Posterior vs. Anterior Placenta
An anterior placenta is attached to the front wall of the uterus up against the mother’s abdomen; The posterior placenta is attached to the back wall.
With an anterior placenta, the padding of the placenta against the mother’s tummy may make it harder to feel the baby’s movements. If the baby’s spine is up against the mother’s spine, it can result in more back pain and a more painful labor as well. With the posterior placenta, you may feel the baby’s movements earlier and stronger.
While it’s not considered a cause for concern, anterior placentation may be associated with a later onset of labor, a higher rate of induction and c-section, and postpartum complications [*].
Posterior Placenta Complications
Posterior placenta complications are rarely seen. As noted earlier, one study notes an increased risk of preterm labor with posterior placentation [*]. In cases where the placenta is also low lying or covering the uterus (previa), the posterior location may be of concern.
The placenta doesn’t actually move from wherever it implanted but it does change position as the uterus expands with the growth of the fetus. Most placentas move to the top or side of the uterus by 32 weeks gestation. The placenta is less likely to migrate upwards as the fetus expands between the second and third trimester when it is located posterior vs. anterior [*][*].
How Does a Posterior Placenta Affect Delivery?
Generally, women who have posterior or anterior placentas go on to have normal vaginal deliveries. A posterior location may be an advantage insofar as the baby has a smooth route to the birth canal for delivery.

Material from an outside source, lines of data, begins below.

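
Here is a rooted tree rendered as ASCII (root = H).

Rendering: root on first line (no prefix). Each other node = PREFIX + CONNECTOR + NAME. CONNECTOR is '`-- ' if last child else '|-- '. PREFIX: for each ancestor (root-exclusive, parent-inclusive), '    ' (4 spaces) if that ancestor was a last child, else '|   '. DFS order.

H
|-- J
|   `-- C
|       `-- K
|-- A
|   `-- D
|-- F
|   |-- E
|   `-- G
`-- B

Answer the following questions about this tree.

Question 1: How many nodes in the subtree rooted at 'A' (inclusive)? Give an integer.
Answer: 2

Derivation:
Subtree rooted at A contains: A, D
Count = 2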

And the bigger issue isn’t front or back, but how low the lower edge of the placenta extends. If it’s low enough to cover part of the cervix, it can prevent the baby’s head from exiting and require a c-section to avoid serious hemorrhaging.
Posterior Placenta FAQ
Is it good to have a posterior placenta?
Yes. Posterior placenta typically offers baby a smooth exit and there are few complications associated with it, other than a reluctance to migrate upwards when it is low-lying and posterior.
Does posterior placenta mean more back pain?

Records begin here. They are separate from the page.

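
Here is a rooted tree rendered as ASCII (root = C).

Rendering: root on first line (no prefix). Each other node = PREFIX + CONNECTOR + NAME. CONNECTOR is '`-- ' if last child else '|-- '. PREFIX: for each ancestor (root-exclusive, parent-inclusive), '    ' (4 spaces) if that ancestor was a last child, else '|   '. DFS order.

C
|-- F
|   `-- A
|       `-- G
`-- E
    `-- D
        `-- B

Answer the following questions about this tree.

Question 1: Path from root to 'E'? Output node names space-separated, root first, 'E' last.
Walk down from root: C -> E

Answer: C E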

No, women who have an anterior placenta with the baby resting against their spine are more likely to experience back pain.

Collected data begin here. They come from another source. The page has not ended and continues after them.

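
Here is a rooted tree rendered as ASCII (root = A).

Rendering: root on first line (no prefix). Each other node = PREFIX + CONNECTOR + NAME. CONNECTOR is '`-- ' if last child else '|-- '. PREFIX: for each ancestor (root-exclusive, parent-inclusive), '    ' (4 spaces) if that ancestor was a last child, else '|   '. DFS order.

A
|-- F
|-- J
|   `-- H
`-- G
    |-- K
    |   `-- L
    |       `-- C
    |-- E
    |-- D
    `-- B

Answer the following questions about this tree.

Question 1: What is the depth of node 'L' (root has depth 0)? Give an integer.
Path from root to L: A -> G -> K -> L
Depth = number of edges = 3

Answer: 3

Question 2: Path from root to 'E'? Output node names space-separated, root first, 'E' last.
Answer: A G E

Derivation:
Walk down from root: A -> G -> E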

Do you feel more kicks with posterior placenta?
Yes, you may feel the baby’s movements earlier and stronger with a posterior placenta.
How early can you feel baby with a posterior placenta?
On average, you may start to feel the baby between 17-19 weeks.
Can you see a posterior placenta on ultrasound?
Yes, the placenta location can be seen at the 12 week scan. As the baby grows, the location will usually migrate upwards so don’t be alarmed if the placenta is low at the 12 week scan.
How is posterior placenta treated?
There is no treatment that can change the position of the placenta once implanted. There is also no need to treat a posterior placenta, it is common and in some ways, advantageous.
What are the risks of posterior placenta?
There are few risks associated with a posterior placenta unless it is also low lying or covering part of the cervix. In those scenarios, your care team will monitor its movement closely and formulate a delivery plan accordingly.
Should You Save Placental Tissue?
While we’re on the subject of the placenta, we’d like to note that some private cord blood banks offer placental tissue banking. We don’t, for a very good reason: it’s unethical.
Cord tissue and placental tissue both contain mesenchymal stem cells (MSCs), which can differentiate into many kinds of cells (skin, bone, fat, muscle, cartilage, and organ cells) and suppress the body’s immune response, making them prized in regenerative medicine.
The best place to harvest MSCs is from the umbilical cord tissue, not the placenta, to avoid cross-contamination with the mother’s cells. MSCs captured from cord tissue can be expanded exponentially, providing a virtually unlimited supply. So placental tissue banking adds cost for no real benefit.
The Bottom Line
Once the placenta implants, there is no changing its position in the womb, but it’s really amazing how many different locations the placenta can sustain the infant from.
While the posterior placenta is not the most common location, it seems to be the least complicated, medically speaking.